The Kincade fire that erupted in Sonoma County forced about 190,000 evacuations. The Red Cross Cascade Region supported 10 percent of the residents, helping them relocate to the 15 shelters that were set up.
Nadine McCrindle, executive director of the Red Cross region in Central and Eastern Oregon, was deployed to Sonoma County for 10 days. McCrindle served as a relief for the local Sonoma responders who needed rest, and gave them time to check on their own families and homes.
"I think one of the biggest things that really touched my heart that was there was the compassion and resiliency of the people who were affected by the fire," McCrindle said.
"I think even though they had gone through it recently, the compassion for each other and the donations that we received from people, just because they wanted to help and be part of it was really heartwarming, and a beautiful thing to see."
Rhonda Coleman, a service associate for sheltering wth the Red Cross, has assisted in relief efforts on many wildfires and hurricanes. She shared that even dealing with similar situations, responding to each natural disaster is always a different experience.

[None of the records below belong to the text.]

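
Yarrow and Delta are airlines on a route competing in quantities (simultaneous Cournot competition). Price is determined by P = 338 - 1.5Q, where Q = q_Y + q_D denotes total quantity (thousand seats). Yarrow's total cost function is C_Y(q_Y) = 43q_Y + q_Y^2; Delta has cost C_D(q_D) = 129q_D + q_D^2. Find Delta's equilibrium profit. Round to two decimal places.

1753.44

Yarrow's profit: π_Y = (338 - 1.5Q)q_Y - (43q_Y + q_Y²). Setting ∂π_Y/∂q_Y = 0: 295 - 5q_Y - (3/2)(q_D) = 0.
Delta's first-order condition: 209 - 5q_D - (3/2)(q_Y) = 0.
So q_Y = (295 - (3/2)q_D)/5 and q_D = (209 - (3/2)q_Y)/5.
Substituting one into the other gives q_Y = 51.0549 and q_D = 26.4835.
Price P = 338 - (3/2)·(1008/13) = 221.6923.
Delta's profit: 221.6923·26.4835 - 129·26.4835 - 26.4835² = 1753.4416.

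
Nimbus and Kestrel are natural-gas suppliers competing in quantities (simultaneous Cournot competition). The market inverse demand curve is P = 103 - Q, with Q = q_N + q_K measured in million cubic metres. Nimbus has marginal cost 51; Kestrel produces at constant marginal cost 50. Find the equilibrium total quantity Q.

Nimbus's profit: π_N = (103 - Q)q_N - (51q_N). Setting ∂π_N/∂q_N = 0: 52 - 2q_N - (q_K) = 0.
Kestrel's first-order condition: 53 - 2q_K - (q_N) = 0.
Best responses: q_N = (52 - q_K)/2, q_K = (53 - q_N)/2.
Substituting one into the other gives q_N = 17 and q_K = 18.
Total output Q = 17 + 18 = 35.

35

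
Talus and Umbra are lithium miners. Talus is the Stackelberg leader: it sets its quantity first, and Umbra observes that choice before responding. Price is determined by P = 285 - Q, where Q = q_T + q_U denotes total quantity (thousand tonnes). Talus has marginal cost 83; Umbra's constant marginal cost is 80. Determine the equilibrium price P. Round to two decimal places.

132.75

Solve by backward induction. Given q_T, the follower Umbra maximises π_U = (285 - q_T - q_U)q_U - 80q_U.
∂π_U/∂q_U = 205 - q_T - 2q_U = 0 gives the reaction function q_U = (205 - q_T)/2.
The leader anticipates this reaction. Substituting into P = 285 - Q gives P = 365/2 - (1/2)q_T, so π_T = (365/2 - (1/2)q_T)q_T - 83q_T.
Leader FOC: 199/2 - q_T = 0, so q_T = 199/2.
Then q_U = (205 - 199/2)/2 = 211/4.
Total output Q = 609/4, so price P = 285 - 609/4 = 531/4.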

And being on the front line of such disasters drives home a familiar message to Central Oregonians: Be prepared for emergencies, especially wildfires.
"Those people who are ready to grab and go at a moment's notice fare better in a shelter," Coleman said. "That applies everywhere, and it especially applies here."
"It's so much easier on everyone if you have the stuff you need to call your life fulfilling, the things you need for comfort, the things you need for special needs -- let's say you have a special diet, let's say your children need a special thing. Get that ready and get that staged by the door," she said.